In whose hands will much of this investable wealth end up, assuming it doesn't stay in home safes?
[T]he real question isn’t so much who gets the money but who gets the business model. The wealth-management industry is in turmoil as it tries to figure out how to win back client trust and guide them through a drastically different investment landscape–one in which municipal bonds are the new hedge funds.***That "most important" requirement is interesting. It can be met in two ways.
The winners will be the firms that are committed to independent advice, deliver on the services they promise and (this is the most important) actually understand the products they are selling to their clients.

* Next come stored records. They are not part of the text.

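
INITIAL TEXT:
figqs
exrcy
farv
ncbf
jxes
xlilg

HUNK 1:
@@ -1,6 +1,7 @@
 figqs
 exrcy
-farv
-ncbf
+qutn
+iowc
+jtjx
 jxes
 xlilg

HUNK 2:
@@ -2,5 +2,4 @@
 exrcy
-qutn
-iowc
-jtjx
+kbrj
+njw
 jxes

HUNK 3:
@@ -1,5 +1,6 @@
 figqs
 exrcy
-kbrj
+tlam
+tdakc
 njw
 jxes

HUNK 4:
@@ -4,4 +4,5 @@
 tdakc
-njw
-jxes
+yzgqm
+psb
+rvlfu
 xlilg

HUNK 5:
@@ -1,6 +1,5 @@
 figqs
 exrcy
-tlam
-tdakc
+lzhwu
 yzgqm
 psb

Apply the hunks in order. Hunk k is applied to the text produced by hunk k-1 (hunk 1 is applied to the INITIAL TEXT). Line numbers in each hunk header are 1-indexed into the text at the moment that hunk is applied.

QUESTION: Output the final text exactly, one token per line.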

1. The David Swensen way: Yale's endowment seems to have flourished (until the current fiscal year) thanks to rigorous, sophisticated analysis of varied and complex asset classes and those who manage such assets. If you have the brains, the team and the resources needed to understand almost any investment, you can invest in almost anything.
2. The Warren Buffett way: He missed the tech boom of the 1990s because he didn't understand tech and didn't want to try. He also missed the dot.com bust. If you limit your choices to investments you can understand, you're not blindsided by investments you didn't understand.
Will both models coexist? Which will prove sexier to market?
1 comment:
Also the John Bogle way: just stick with index funds or target retirement fund to keep costs down.
An ordinary investor can learn from all three. In fact, I advice my clients to do just that.